Кирасиры кинулись в переулок. Сержант дернул меня за руку и отшвырнул в сторону, а сам вбежал в Конвент, левой рукой придерживая ножны. Значит, сейчас он выхватит клинок, а ты безоружен. Безоружен!.. И кирасиры ломятся в ворота, я слышу удары…
И тут в толпе раздался хохот. Ну и всполошатся же старухи!..
А в ответ из Конвента зазвенел такой пронзительный визг, что мужчины в толпе так и остались с открытыми ртами.
– Ого! – с восхищением заметил кто-то.
Ко мне пробилась Маде.
– Он сошел с ума, – прошептала она, – это хуже всякой ловушки! Гирт, они его опять поймают…
Вместе с ней были высокий светловолосый парень и мальчишка лет шестнадцати.
В Конвенте разворачивались какие-то бурные события, мы пытались по шуму сообразить, что там творится, и я видела, правда, как Гирт и мальчишка перешепнулись, но куда после этого делся мальчишка – не заметила.

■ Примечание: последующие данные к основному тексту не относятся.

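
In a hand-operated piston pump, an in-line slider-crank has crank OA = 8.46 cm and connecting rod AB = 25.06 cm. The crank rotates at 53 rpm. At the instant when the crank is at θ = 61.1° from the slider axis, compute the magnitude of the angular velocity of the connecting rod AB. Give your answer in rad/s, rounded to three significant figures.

0.948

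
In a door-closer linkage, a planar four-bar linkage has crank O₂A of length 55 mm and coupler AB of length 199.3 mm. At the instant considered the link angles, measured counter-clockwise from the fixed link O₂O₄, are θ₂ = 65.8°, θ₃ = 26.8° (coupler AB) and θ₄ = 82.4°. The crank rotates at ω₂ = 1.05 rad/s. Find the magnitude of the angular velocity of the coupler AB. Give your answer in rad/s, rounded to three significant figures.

0.100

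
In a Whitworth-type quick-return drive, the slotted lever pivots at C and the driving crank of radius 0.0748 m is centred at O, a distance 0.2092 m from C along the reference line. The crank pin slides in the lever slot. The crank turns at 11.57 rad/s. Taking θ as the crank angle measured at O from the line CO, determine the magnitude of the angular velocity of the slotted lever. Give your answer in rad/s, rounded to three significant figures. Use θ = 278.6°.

ω = 11.57 rad/s
Crank pin A relative to C: A = (d + r cosθ, r sinθ); lever angle φ = atan2(r sinθ, d + r cosθ).
Differentiating tanφ: φ̇ = rω(d cosθ + r)/(d² + r² + 2dr cosθ).
d² + r² + 2dr cosθ = |CA|² = 0.0540396 m²;  d cosθ + r = +0.10608 m.
|ω_lever| = |0.0748·11.57·+0.10608| / 0.0540396 = 1.6989 rad/s.

1.70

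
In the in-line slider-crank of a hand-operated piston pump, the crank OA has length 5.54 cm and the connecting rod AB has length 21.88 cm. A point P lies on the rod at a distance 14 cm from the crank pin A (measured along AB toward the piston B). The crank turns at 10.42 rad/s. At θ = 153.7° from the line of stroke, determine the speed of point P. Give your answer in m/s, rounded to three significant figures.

0.287

ω = 10.42 rad/s.  Crank-pin speed |V_A| = rω = 0.57727 m/s, perpendicular to OA.
Rod angle: sinφ = −(r/L) sinθ ⇒ φ = -6.441°; ω_rod = −rω cosθ/√(L²−r²sin²θ) = +2.3803 rad/s.
V_P = V_A + ω_rod × AP, with AP = 0.14 m along the rod.
Components: V_Px = −rω sinθ − a·ω_rod·sinφ = -0.21839 m/s;  V_Py = rω cosθ + a·ω_rod·cosφ = -0.18638 m/s.
|V_P| = √(V_Px² + V_Py²) = 0.28711 m/s.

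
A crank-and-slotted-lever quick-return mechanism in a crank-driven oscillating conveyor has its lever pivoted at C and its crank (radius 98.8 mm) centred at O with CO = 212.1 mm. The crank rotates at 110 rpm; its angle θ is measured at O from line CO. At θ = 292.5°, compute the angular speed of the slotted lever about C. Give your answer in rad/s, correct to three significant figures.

ω = 11.52 rad/s (from 110 rpm).
Crank pin A relative to C: A = (d + r cosθ, r sinθ); lever angle φ = atan2(r sinθ, d + r cosθ).
Differentiating tanφ: φ̇ = rω(d cosθ + r)/(d² + r² + 2dr cosθ).
d² + r² + 2dr cosθ = |CA|² = 0.0707865 m²;  d cosθ + r = +0.17997 m.
|ω_lever| = |0.0988·11.52·+0.17997| / 0.0707865 = 2.8935 rad/s.

2.89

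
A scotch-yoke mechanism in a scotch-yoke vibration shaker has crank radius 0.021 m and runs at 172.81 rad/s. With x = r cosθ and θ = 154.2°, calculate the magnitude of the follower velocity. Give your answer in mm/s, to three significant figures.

1580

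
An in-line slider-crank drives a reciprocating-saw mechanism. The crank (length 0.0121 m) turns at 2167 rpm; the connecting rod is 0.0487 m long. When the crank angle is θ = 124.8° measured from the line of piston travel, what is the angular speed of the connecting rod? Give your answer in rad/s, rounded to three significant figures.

ω = 226.9 rad/s (converted from 2167 rpm).
The rod makes angle φ with the slider axis where L sinφ = r sinθ; differentiating, L cosφ·φ̇ = r ω cosθ.
L cosφ = √(L² − r² sin²θ) = 0.047676 m.
|ω_rod| = r ω |cosθ| / √(L² − r² sin²θ) = 0.0121·226.9·0.57071/0.047676 = 32.87 rad/s.

32.9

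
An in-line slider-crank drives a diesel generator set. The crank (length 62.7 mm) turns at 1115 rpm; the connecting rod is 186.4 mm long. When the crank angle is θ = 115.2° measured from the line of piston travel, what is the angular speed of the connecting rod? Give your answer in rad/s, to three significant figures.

ω = 116.8 rad/s (converted from 1115 rpm).
The rod makes angle φ with the slider axis where L sinφ = r sinθ; differentiating, L cosφ·φ̇ = r ω cosθ.
L cosφ = √(L² − r² sin²θ) = 0.17756 m.
|ω_rod| = r ω |cosθ| / √(L² − r² sin²θ) = 0.0627·116.8·0.42578/0.17756 = 17.556 rad/s.

17.6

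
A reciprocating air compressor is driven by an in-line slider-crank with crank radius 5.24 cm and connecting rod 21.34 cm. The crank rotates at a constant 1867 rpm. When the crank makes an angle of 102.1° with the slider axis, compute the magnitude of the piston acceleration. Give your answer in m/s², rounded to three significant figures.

ω = 2π·1867/60 = 195.5 rad/s
x(θ) = r cosθ + √(L² − r² sin²θ); with ω constant, a = ω²·d²x/dθ².
d²x/dθ² = −r cosθ − r²(cos2θ)/√u − r⁴ sin²2θ/(4u^{3/2}),  u = L² − r² sin²θ = 0.0429144 m².
Substituting r = 0.0524 m, L = 0.2134 m, θ = 102.1°: d²x/dθ² = +0.023038 m.
a = ω²·d²x/dθ² = (195.5)²·(+0.023038) = +880.62 m/s²;  |a| = 880.62 m/s².

881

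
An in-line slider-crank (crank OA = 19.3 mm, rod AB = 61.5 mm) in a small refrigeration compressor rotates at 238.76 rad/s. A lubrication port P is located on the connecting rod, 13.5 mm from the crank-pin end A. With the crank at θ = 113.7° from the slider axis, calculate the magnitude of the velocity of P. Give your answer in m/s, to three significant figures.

4.34

ω = 238.8 rad/s.  Crank-pin speed |V_A| = rω = 4.6081 m/s, perpendicular to OA.
Rod angle: sinφ = −(r/L) sinθ ⇒ φ = -16.700°; ω_rod = −rω cosθ/√(L²−r²sin²θ) = +31.443 rad/s.
V_P = V_A + ω_rod × AP, with AP = 0.0135 m along the rod.
Components: V_Px = −rω sinθ − a·ω_rod·sinφ = -4.0975 m/s;  V_Py = rω cosθ + a·ω_rod·cosφ = -1.4456 m/s.
|V_P| = √(V_Px² + V_Py²) = 4.345 m/s.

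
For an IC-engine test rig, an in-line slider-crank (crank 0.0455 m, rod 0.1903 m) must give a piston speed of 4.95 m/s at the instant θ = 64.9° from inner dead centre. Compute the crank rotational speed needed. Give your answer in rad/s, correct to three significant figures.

109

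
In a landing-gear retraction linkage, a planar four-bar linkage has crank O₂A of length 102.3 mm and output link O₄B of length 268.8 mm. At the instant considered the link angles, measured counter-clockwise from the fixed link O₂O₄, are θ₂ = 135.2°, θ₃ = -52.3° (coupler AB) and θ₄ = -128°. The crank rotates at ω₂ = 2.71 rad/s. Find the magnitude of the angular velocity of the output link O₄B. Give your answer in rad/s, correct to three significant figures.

0.139

ω₂ = 2.71 rad/s
Differentiating the loop-closure r₂e^{iθ₂}+r₃e^{iθ₃}=r₁+r₄e^{iθ₄} gives r₂ω₂e^{iθ₂}+r₃ω₃e^{iθ₃}=r₄ω₄e^{iθ₄}.
Eliminating the other unknown: ω₄ = r₂ω₂ sin(θ₂−θ₃) / [r₄ sin(θ₄−θ₃)].
Numerator sine = -0.13053; denominator sine = -0.96902.
Result = 0.1023·2.71·(-0.13053) / (0.2688·(-0.96902)) = +0.13893 rad/s; magnitude 0.13893 rad/s.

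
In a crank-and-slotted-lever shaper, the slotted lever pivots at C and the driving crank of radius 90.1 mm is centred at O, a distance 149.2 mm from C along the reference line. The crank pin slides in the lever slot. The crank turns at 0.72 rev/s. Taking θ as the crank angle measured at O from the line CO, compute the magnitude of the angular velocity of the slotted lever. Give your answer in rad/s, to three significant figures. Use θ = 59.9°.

1.53

ω = 4.524 rad/s (from 0.72 rev/s).
Crank pin A relative to C: A = (d + r cosθ, r sinθ); lever angle φ = atan2(r sinθ, d + r cosθ).
Differentiating tanφ: φ̇ = rω(d cosθ + r)/(d² + r² + 2dr cosθ).
d² + r² + 2dr cosθ = |CA|² = 0.0438622 m²;  d cosθ + r = +0.16493 m.
|ω_lever| = |0.0901·4.524·+0.16493| / 0.0438622 = 1.5326 rad/s.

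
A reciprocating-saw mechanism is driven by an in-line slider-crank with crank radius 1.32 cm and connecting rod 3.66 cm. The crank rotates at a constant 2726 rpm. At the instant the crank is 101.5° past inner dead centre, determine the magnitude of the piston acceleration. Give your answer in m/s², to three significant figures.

594

ω = 2π·2726/60 = 285.5 rad/s
x(θ) = r cosθ + √(L² − r² sin²θ); with ω constant, a = ω²·d²x/dθ².
d²x/dθ² = −r cosθ − r²(cos2θ)/√u − r⁴ sin²2θ/(4u^{3/2}),  u = L² − r² sin²θ = 0.00117225 m².
Substituting r = 0.0132 m, L = 0.0366 m, θ = 101.5°: d²x/dθ² = +0.0072873 m.
a = ω²·d²x/dθ² = (285.5)²·(+0.0072873) = +593.85 m/s²;  |a| = 593.85 m/s².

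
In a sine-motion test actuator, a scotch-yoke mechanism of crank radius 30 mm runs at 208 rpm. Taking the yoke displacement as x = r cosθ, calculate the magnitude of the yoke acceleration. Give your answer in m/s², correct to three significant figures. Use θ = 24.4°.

ω = 21.78 rad/s (from 208 rpm).
x = r cosθ ⇒ ẍ = −rω² cosθ (ω constant).
|a| = rω²|cosθ| = 0.03·(21.78)²·|cos 24.4°| = 12.962 m/s².

13.0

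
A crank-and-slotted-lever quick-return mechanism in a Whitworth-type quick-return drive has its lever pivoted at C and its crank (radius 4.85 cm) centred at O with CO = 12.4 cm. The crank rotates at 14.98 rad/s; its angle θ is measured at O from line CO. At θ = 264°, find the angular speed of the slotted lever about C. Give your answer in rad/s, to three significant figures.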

Одновременно выскочили кирасиры из переулка и сержант из дверей Конвента.
– Сумасшедшие старухи! – возмущался сержант. – Хуже осиного гнезда! Я буду жаловаться в магистрат… Ингарт, какой это дрянью они бросили в меня?
Солдат вдумчиво исследовал сержантский рукав.
– Черт его знает… – определил он.
– Ворота взломали?
– Да, но во дворе его уже не было. Может, уходит по крышам?
– Хоть у одного хватило ума… – шепнул Гирт Маде, и вдруг заорал, а голосище такой, что кавалерийским эскадроном командовать впору:
– Люди добрые! Смотрите, на крыше, смотрите!..
Действительно меж труб соседнего дома мелькнула и пропала белая рубашка. Разбились, сорвавшись, у моих ног несколько кусков черепицы.
– Господи, это же безнадежно! – подумала я. – Сейчас они окружат дом и снимут тебя оттуда…
И почему-то я никак не могла сообразить – странно, зачем твой Гирт ни с того ни с сего взял и выдал тебя?
А пока я уразумела всю несообразность его поступка, пока стояла, оторопев, ничего не понимая, в толпе закричали: «Ведут! Ведут!»
И тут я не удивилась тому, что тебя так быстро изловили, а бросилась сержанту навстречу. Но когда мы увидели, кто попался в лапы доблестным кирасирам его величества, то все, сколько нас собралось тогда на Сапожной улице, во второй раз грохнули хохотом!
Это был ревущий в три ручья, утирающий нос рукавом и бормочущий какую-то ерунду тот самый парнишка, что шептался с Гиртом.
– Ты зачем, скотина, полез на крышу? На улице тебе места мало? – допрашивал его сержант.
– Посмотреть хотел!.. – взвыл мальчишка.
– На что посмотреть?
– Как его ловить будут!..
– Отпустите дурака! – со вздохом скомандовал сержант, успел отвесить ускользавшему в толпу мальчишке подзатыльник и подошел ко мне.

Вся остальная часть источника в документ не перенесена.